The petroleum complex rides again and surges with the momentum of that wild bull. Can it be possible that despite the fact that we are swimming in supply that perhaps the market is worried about tight supplies in the near future? How much of the energy market's recent rally is about the inflationary aspects of Fed policy and the Obama budget and how much is it about the fear that low prices are causing a drop in production that we will pay for later.
Every bull market is born in the zenith of the bear and is it possible that the worry about production and investment destruction has over taken the reality of current demand destruction. And the worry is valid considering we have ongoing cut backs by OPEC, strikes in Brazil, plunging rig counts, falling government investment - is the energy complex just a supply crunch waiting to happen? The International Energy Agency’s Dr Fatih Birol defiantly thinks so and is raising those very concerns. Dr. Birol is warning that the global economic downturn which has substantially weakened demand for energy has also slowed government investment in traditional forms of energy. If the economy picks up sharply he says that we will be surprised by how quickly we will go through oil supply. He says that governments around the world have cancelled projects that would originally have required two million barrels of oil per day. This has driven price levels of energy sources down, and in turn, disincentives governments and companies from further investments in the sector.
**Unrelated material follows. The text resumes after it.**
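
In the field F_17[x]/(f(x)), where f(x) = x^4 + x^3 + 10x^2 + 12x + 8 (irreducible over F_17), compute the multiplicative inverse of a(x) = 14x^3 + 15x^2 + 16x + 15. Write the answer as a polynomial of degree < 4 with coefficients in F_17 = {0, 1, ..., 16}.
a(x)^(-1) ≡ 13x^3 + 5x^2 + 4x + 8 (mod f(x))

Since f is irreducible over F_17, F_17[x]/(f) is a field and a(x) ≠ 0 has an inverse. Apply the extended Euclidean algorithm to f(x) and a(x) in F_17[x]: f(x) = (11x + 15)·a(x) + (15x + 4);  a(x) = (10x^2 + 4x)·(15x + 4) + (15). The last nonzero remainder is the constant 15 = gcd(f, a) in F_17. Back-substituting through the division chain expresses 15 = s(x)·a(x) + t(x)·f(x) with s(x) ≡ 8x^3 + 7x^2 + 9x + 1 (mod f), so (8x^3 + 7x^2 + 9x + 1)·a(x) ≡ 15 (mod f). Multiplying by 15^(-1) ≡ 8 in F_17 gives a(x)^(-1) ≡ 8·(8x^3 + 7x^2 + 9x + 1) ≡ 13x^3 + 5x^2 + 4x + 8 (mod f). Check: (14x^3 + 15x^2 + 16x + 15)·(13x^3 + 5x^2 + 4x + 8) = 12x^6 + 10x^5 + 16x^4 + 5x^3 + 4x^2 + x + 1 ≡ 1 (mod x^4 + x^3 + 10x^2 + 12x + 8).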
Also, most projects require access to very substantial amounts of credit, which many companies cannot get in this climate.
Those fears were echoed in a new report by Cambridge Energy Research that says the slowdown in investment in oil and gas production could cut nearly eight million barrels a day of future oil supply growth, setting the stage for another big crude price surge in years to come. CERA cut has an estimate for world oil production capacity of 109 million barrels a day by 2014 from the current 94.5 million barrels a day but now is concerned that 7.6 million barrels a day, or slightly more than half of that increase, is at risk due to project deferrals or cancellations.
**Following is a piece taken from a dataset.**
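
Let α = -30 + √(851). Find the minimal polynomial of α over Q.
m_α(x) = x^2 + 60x + 49

From α + 30 = √(851), squaring gives (α + 30)^2 = 851, i.e. α^2 + 60α + 900 = 851, so α^2 + 60α + 49 = 0. The discriminant of x^2 + 60x + 49 is (60)^2 - 4·(49) = 3600 - 196 = 3404, and 4·(851) is not a perfect square in Q since 851 is squarefree and ≠ 1. Hence x^2 + 60x + 49 is irreducible over Q and is the minimal polynomial of α.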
Of course all of that is true over the long term but in the short term it will take some time to work off the current massive over supply. It is possible that the market is trying to ration current supply with high prices anticipating a tighter situation in the future. Of course that is assuming that the desperate measures to save the global economy don’t create unforeseen ramifications months and years down the road. The many bulls that have been stunned by the veracity of the recent rally seem to fail to grasp the impact that the Fed’s quantitative easing has had on price. This perhaps is the most bullish fundamental you can get. The easing is the perfect concoction of stimulation and inflation that is so bullish for commodities it makes your mouth water. Buy today and damn the consequences for the future at least until the stagflation ruins the taste. Until then, or a reversal of Fed policy, commodities are going to be inflated.
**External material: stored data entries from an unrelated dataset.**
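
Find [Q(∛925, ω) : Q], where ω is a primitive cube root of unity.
[Q(∛925, ω) : Q] = 6

[Q(∛925):Q] = 3 (min poly x^3 - 925, irreducible since 925 is not a perfect cube). [Q(ω):Q] = 2 (min poly x^2 + x + 1). Since Q(∛925) ⊂ R and ω ∉ R, we have ω ∉ Q(∛925), so x^2 + x + 1 remains irreducible over Q(∛925) and [Q(∛925, ω) : Q(∛925)] = 2. By the tower law, [Q(∛925, ω) : Q] = 3 · 2 = 6. (In fact Q(∛925, ω) is the splitting field of x^3 - 925 over Q.)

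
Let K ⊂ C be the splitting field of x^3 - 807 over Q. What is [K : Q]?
[K : Q] = 6

The roots of x^3 - 807 are ∛807, ω∛807, ω^2∛807 where ω = e^(2πi/3) is a primitive cube root of unity, so K = Q(∛807, ω). Now [Q(∛807):Q] = 3 (since 807 is not a perfect cube, x^3 - 807 is irreducible) and [Q(ω):Q] = 2. Both 2 and 3 divide [K:Q], and [K:Q] ≤ 3·2 = 6, so [K:Q] = 6. (Equivalently: Q(∛807) ⊂ R but ω ∉ R, so [K : Q(∛807)] = 2.)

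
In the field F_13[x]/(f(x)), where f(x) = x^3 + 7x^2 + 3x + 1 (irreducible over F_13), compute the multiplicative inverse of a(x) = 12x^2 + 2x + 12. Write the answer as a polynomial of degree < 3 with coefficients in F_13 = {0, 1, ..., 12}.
a(x)^(-1) ≡ 6x^2 + 8x + 5 (mod f(x))

Since f is irreducible over F_13, F_13[x]/(f) is a field and a(x) ≠ 0 has an inverse. Apply the extended Euclidean algorithm to f(x) and a(x) in F_13[x]: f(x) = (12x + 4)·a(x) + (7x + 5);  a(x) = (11x + 11)·(7x + 5) + (9). The last nonzero remainder is the constant 9 = gcd(f, a) in F_13. Back-substituting through the division chain expresses 9 = s(x)·a(x) + t(x)·f(x) with s(x) ≡ 2x^2 + 7x + 6 (mod f), so (2x^2 + 7x + 6)·a(x) ≡ 9 (mod f). Multiplying by 9^(-1) ≡ 3 in F_13 gives a(x)^(-1) ≡ 3·(2x^2 + 7x + 6) ≡ 6x^2 + 8x + 5 (mod f). Check: (12x^2 + 2x + 12)·(6x^2 + 8x + 5) = 7x^4 + 4x^3 + 5x^2 + 2x + 8 ≡ 1 (mod x^3 + 7x^2 + 3x + 1).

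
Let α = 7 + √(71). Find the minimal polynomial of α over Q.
m_α(x) = x^2 - 14x - 22

From α - 7 = √(71), squaring gives (α - 7)^2 = 71, i.e. α^2 - 14α + 49 = 71, so α^2 - 14α - 22 = 0. The discriminant of x^2 - 14x - 22 is (-14)^2 - 4·(-22) = 196 + 88 = 284, and 4·(71) is not a perfect square in Q since 71 is squarefree and ≠ 1. Hence x^2 - 14x - 22 is irreducible over Q and is the minimal polynomial of α.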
Yet you cannot underestimate how bullish Obama’s budget is to the price of oil. His attack on the US oil and gas industry will take more money out of the pocket of the average American than they will get in a tax rebate. Gosh wait, it looks like the rebate - even for the middle class! - will get killed. Oh well. Is this still change we can believe in?
Oh sure in the short term the market is reacting to the historic moves by the Fed and the most inflationary anti-business budget ever created in the United States of America. This is the type of budget that penalizes success, hard work and ingenuity that has characterized the US oil and gas industry and replaces it with research and development. While we wait for the wind farms and the clean coal plants and smart grid to be built the poor can go broke paying for energy. Just a little more change were forced to believe in - is this still America? What country are we in.